As I step into the center of the circle, my whole body shakes, and I feel cold. Something latches on to my arm, and it goes numb. It’s a phantom, residue left over from the spell cast hours earlier. It takes a moment, but soon I’m free of its icy grip, though my arm is still numb, and my chest feels like ice. I look up and find a clear view to the starry sky above. There’s a full moon tonight, and I’d bet anything it shone right through that opening hours ago.
“It’s impossible to tell if Lily’s grave was disturbed. It’s…fresh.” Natalie’s voice comes from behind me. I glance at her. She’s looking at the ritual site. “I swear to Charon…I hate the feel of the occult.” She shivers involuntarily. “It’s…”
“Creepy,” I provide.
“Wrong.”
I nod in agreement. It is wrong—contrary to the rules of life, death, and rebirth.
Natalie’s looking around in the trees outside the circle. “What’s that?” she asks and shifts, reappearing in front of me with something black.
“Where did you see that?” I ask.
“It was tangled in the branches.”
I wonder if our culprit hid in the trees to escape the hellhounds.
“Whoever this belongs to, they’re walking around with a pretty bad injury. There’s blood all over it. Plus…” She holds up the sweater. There are four gashes across the back where a hound’s claws bit into the fabric and the body wearing it.

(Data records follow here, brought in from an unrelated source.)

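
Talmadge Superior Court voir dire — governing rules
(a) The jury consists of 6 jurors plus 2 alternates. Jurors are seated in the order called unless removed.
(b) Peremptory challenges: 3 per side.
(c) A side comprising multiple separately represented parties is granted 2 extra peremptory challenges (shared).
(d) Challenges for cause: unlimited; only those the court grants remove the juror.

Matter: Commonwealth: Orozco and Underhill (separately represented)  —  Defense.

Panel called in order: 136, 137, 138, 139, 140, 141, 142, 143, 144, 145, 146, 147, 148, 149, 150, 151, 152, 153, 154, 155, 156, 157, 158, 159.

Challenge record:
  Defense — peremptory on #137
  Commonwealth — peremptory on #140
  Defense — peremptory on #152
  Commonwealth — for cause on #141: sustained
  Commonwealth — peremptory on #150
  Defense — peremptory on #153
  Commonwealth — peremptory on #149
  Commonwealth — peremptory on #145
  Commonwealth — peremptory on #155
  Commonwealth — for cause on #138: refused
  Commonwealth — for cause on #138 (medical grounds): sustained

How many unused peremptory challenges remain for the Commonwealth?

Commonwealth allotment: 3 base + 2 multi-party = 5.
Commonwealth peremptories used: #140, #150, #149, #145, #155 — 5 (for-cause on #141, #138, #138 don't count).
Remaining: 5 − 5 = 0.

0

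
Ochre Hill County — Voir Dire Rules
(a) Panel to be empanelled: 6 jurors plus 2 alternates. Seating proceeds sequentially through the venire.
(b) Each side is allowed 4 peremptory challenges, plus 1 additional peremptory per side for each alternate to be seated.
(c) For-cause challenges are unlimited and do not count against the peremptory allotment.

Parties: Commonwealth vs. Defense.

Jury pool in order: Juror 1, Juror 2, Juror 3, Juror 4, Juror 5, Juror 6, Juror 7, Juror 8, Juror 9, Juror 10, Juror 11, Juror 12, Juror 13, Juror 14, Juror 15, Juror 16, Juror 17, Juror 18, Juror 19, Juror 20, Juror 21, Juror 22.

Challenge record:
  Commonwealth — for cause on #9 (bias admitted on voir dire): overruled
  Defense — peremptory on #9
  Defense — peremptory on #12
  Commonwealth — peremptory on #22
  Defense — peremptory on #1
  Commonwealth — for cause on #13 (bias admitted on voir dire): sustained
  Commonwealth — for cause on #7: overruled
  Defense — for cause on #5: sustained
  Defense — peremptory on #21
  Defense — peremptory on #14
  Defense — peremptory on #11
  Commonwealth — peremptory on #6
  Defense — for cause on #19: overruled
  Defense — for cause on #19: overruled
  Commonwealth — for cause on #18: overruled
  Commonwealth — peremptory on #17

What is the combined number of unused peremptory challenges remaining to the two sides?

3

Commonwealth allotment: 4 base + 1 × 2 alternates = 6. Defense allotment: 4 base + 1 × 2 alternates = 6.
Commonwealth peremptories used: #22, #6, #17 — 3 (for-cause on #9, #13, #7, #18 don't count).
Defense peremptories used: #9, #12, #1, #21, #14, #11 — 6 (for-cause on #5, #19, #19 don't count).
Remaining: (6 − 3) + (6 − 6) = 3.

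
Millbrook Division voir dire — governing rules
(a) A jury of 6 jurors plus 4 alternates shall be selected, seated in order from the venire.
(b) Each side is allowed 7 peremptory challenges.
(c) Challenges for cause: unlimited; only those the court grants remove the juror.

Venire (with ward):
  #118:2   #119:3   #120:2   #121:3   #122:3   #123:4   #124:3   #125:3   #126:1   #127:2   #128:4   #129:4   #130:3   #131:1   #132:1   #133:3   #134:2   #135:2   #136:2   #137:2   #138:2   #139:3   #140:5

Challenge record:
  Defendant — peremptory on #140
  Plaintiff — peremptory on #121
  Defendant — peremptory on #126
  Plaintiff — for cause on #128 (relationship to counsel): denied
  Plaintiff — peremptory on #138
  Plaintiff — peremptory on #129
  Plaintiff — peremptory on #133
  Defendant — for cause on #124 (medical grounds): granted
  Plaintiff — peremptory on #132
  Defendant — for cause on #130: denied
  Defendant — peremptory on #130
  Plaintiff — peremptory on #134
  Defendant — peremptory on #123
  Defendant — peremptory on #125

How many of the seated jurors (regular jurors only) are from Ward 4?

1

Removed: #121, #123, #124, #125, #126, #129, #130, #132, #133, #134, #138, #140.
Seated jurors 1–6: #118, #119, #120, #122, #127, #128 (alternates #131, #135, #136, #137 not counted).
Of those, in Ward 4: #128 → 1.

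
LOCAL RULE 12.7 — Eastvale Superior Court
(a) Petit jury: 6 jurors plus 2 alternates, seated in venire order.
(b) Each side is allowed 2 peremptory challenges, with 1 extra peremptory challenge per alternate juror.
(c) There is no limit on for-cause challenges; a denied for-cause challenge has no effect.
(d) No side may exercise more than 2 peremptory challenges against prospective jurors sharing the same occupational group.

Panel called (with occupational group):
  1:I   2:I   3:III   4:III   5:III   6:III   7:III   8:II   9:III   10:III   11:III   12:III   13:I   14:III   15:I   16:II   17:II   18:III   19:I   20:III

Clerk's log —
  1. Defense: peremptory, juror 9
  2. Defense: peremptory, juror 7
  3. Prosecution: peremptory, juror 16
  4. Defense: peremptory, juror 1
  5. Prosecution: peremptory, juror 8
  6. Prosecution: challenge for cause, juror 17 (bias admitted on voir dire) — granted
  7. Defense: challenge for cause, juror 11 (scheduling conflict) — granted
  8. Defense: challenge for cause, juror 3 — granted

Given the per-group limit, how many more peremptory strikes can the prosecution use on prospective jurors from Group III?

Prosecution peremptories so far: #16, #8 — 2 of 4 used, 2 left overall.
Against Group III: none yet — per-group cap 2 leaves 2.
Binding limit: min(2, 2) = 2.

2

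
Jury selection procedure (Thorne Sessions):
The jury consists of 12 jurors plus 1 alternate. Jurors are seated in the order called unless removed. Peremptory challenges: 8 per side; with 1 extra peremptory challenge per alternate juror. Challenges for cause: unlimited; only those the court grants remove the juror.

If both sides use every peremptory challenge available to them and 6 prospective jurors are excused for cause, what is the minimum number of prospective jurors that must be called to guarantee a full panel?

Seats to fill: 12 + 1 alternates = 13.
Peremptories: 8 + 1×1 = 9 per side × 2 sides = 18.
For-cause removals: 6.
Minimum venire: 13 + 18 + 6 = 37.

37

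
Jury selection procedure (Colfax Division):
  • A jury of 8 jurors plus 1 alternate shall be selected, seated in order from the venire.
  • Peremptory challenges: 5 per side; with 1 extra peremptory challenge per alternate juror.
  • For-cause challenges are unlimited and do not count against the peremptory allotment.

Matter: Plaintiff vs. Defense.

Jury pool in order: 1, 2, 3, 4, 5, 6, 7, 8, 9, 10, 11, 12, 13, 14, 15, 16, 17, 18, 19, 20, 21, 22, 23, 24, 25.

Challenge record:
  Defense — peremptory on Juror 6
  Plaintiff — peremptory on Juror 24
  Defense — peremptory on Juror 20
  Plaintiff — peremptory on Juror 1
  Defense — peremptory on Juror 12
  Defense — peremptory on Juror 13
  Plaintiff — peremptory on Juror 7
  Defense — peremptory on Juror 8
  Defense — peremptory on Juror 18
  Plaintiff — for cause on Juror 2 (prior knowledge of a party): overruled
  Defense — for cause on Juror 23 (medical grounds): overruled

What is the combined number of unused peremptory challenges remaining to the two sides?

3

Plaintiff allotment: 5 base + 1 × 1 alternate = 6. Defense allotment: 5 base + 1 × 1 alternate = 6.
Plaintiff peremptories used: #24, #1, #7 — 3 (the for-cause on #2 doesn't count).
Defense peremptories used: #6, #20, #12, #13, #8, #18 — 6 (the for-cause on #23 doesn't count).
Remaining: (6 − 3) + (6 − 6) = 3.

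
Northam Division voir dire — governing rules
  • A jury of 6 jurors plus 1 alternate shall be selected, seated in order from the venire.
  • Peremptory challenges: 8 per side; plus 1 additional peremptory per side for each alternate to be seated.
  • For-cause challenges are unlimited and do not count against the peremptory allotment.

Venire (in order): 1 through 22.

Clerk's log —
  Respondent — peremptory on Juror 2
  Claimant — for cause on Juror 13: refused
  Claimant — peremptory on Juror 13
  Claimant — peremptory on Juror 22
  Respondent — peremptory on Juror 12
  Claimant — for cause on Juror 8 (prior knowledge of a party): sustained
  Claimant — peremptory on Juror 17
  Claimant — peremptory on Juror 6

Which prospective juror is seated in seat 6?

Removed: #2, #6, #8, #12, #13, #17, #22.
Seating in order: seats 1–6 → #1, #3, #4, #5, #7, #9; alternates → #10.
So seat 6 is #9.

9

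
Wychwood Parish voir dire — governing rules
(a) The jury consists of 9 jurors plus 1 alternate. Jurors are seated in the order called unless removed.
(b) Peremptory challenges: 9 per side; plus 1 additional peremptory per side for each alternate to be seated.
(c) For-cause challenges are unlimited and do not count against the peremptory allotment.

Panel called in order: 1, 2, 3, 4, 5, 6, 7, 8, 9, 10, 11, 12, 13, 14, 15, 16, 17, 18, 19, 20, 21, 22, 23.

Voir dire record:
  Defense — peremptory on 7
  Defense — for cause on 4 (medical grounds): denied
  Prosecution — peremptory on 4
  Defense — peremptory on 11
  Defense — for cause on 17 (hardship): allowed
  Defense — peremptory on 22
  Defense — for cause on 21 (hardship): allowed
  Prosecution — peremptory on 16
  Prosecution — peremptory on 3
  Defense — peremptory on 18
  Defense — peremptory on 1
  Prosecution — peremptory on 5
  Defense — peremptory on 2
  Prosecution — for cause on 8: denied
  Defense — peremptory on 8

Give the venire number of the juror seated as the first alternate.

23

Removed: #1, #2, #3, #4, #5, #7, #8, #11, #16, #17, #18, #21, #22.
Seating in order: seats 1–9 → #6, #9, #10, #12, #13, #14, #15, #19, #20; alternates → #23.
So alternate 1 is #23.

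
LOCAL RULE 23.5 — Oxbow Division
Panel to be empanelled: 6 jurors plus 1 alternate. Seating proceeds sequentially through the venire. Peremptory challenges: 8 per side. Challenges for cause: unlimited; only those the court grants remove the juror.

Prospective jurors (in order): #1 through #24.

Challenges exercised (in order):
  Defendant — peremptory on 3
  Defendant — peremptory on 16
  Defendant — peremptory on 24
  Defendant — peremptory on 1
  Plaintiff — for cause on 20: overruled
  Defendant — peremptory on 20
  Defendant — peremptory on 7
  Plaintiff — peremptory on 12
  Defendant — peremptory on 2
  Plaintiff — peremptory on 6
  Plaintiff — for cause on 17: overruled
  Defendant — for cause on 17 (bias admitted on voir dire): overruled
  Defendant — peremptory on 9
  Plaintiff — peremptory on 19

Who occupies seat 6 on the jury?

13

Removed: #1, #2, #3, #6, #7, #9, #12, #16, #19, #20, #24. (#17 stays — for-cause denied.)
Seating in order: seats 1–6 → #4, #5, #8, #10, #11, #13; alternates → #14.
So seat 6 is #13.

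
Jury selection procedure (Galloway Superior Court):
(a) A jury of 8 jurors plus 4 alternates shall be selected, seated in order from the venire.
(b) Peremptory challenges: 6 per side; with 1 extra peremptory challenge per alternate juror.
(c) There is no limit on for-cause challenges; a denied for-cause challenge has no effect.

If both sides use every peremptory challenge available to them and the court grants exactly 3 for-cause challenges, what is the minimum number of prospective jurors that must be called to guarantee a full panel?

35

Seats to fill: 8 + 4 alternates = 12.
Peremptories: 6 + 1×4 = 10 per side × 2 sides = 20.
For-cause removals: 3.
Minimum venire: 12 + 20 + 3 = 35.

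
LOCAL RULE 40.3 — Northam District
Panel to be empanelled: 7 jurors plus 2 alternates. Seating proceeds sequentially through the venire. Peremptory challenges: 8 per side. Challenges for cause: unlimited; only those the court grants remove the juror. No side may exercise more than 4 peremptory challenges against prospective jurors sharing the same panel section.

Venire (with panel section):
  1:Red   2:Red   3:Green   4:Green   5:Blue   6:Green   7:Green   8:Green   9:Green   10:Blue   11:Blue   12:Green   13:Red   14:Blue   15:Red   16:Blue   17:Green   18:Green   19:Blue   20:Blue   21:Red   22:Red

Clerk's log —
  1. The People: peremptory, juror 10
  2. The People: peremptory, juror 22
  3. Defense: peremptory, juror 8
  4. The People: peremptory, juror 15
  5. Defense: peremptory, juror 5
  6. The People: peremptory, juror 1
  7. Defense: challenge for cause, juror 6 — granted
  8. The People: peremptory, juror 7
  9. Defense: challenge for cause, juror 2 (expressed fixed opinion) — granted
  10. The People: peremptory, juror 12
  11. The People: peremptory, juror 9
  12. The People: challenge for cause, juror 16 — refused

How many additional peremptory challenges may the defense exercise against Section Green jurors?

3

Defense peremptories so far: #8, #5 — 2 of 8 used, 6 left overall.
Against Section Green: #8 — 1 used; per-section cap 4 leaves 3.
Binding limit: min(6, 3) = 3.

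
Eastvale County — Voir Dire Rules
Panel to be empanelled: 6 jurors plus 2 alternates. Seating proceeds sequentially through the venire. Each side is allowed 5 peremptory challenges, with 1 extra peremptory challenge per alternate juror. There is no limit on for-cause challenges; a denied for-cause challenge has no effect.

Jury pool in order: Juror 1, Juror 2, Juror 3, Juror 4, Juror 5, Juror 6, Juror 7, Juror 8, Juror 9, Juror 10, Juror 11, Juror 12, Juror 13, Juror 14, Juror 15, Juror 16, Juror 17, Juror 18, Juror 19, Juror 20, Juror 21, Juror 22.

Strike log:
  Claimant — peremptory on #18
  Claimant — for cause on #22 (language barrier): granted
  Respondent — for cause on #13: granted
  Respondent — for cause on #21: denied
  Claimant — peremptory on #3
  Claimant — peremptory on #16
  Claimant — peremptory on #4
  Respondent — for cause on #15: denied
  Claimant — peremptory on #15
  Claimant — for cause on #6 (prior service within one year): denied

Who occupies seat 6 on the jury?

Removed: #3, #4, #13, #15, #16, #18, #22. (#6, #21 stay — for-cause denied.)
Seating in order: seats 1–6 → #1, #2, #5, #6, #7, #8; alternates → #9, #10.
So seat 6 is #8.

8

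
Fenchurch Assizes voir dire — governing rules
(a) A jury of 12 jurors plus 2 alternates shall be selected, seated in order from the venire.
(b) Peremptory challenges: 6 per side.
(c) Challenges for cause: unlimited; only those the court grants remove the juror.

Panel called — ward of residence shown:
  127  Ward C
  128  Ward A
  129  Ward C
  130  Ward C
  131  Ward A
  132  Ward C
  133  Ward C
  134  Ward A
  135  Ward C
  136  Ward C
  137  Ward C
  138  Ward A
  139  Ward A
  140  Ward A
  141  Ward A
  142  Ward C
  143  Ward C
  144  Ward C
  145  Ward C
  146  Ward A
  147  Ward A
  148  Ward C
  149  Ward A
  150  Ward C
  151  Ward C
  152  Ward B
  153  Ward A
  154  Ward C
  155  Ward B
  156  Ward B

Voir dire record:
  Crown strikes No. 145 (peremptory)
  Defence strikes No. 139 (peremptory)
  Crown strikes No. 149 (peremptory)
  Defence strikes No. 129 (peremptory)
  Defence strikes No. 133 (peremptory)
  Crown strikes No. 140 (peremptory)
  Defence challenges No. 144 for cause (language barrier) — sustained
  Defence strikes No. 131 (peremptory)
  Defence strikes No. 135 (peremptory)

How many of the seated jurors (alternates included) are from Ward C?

8

Removed: #129, #131, #133, #135, #139, #140, #144, #145, #149.
Seated (14 incl. alternates): #127, #128, #130, #132, #134, #136, #137, #138, #141, #142, #143, #146, #147, #148.
Of those, in Ward C: #127, #130, #132, #136, #137, #142, #143, #148 → 8.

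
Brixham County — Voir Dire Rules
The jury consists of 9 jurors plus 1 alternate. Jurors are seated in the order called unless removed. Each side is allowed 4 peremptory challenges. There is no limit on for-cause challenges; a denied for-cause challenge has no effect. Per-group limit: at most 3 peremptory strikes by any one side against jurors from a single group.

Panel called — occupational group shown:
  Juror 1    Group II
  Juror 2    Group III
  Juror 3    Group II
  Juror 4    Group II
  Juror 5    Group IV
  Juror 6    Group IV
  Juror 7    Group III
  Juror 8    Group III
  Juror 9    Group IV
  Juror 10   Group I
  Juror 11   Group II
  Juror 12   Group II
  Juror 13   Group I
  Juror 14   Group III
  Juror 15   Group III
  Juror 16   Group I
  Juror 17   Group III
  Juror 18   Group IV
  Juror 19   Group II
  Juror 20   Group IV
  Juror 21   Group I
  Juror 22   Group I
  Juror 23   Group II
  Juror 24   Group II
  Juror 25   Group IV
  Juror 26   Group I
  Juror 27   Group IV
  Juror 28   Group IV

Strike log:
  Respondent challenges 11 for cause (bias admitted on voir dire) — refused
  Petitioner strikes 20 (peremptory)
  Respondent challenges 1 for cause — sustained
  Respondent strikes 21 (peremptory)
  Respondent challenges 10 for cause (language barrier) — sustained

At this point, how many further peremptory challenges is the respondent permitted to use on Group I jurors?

Respondent peremptories so far: #21 — 1 of 4 used, 3 left overall.
Against Group I: #21 — 1 used; per-group cap 3 leaves 2.
Binding limit: min(3, 2) = 2.

2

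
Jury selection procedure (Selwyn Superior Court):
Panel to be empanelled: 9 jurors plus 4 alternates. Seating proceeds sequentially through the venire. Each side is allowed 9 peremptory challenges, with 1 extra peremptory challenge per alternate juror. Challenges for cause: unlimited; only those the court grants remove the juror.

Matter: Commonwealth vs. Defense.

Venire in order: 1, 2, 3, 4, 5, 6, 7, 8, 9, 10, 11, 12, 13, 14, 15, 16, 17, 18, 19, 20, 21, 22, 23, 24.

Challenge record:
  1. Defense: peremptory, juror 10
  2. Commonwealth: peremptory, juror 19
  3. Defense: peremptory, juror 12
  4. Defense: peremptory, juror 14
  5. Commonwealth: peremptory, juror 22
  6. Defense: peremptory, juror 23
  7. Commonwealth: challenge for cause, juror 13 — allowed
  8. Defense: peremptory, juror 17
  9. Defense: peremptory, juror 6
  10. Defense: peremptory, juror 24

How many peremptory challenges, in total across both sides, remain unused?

17

Commonwealth allotment: 9 base + 1 × 4 alternates = 13. Defense allotment: 9 base + 1 × 4 alternates = 13.
Commonwealth peremptories used: #19, #22 — 2 (the for-cause on #13 doesn't count).
Defense peremptories used: #10, #12, #14, #23, #17, #6, #24 — 7.
Remaining: (13 − 2) + (13 − 7) = 17.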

I inhale sharply. Being bitten by a hellhound is pretty painful, but these gashes? They have to be excruciating.
“At least we have something to connect whoever did this to the scene,” I say.
“Yeah, but unless they’re shirtless, we won’t be able to tell,” Natalie says, frowning at the sweater.
“What’s wrong?”
She hesitates for a moment. “I just…well, there’s one name that comes to mind when I see cardigans, especially this one, because I’m pretty sure I’ve seen it before…on Lennon Ryder.”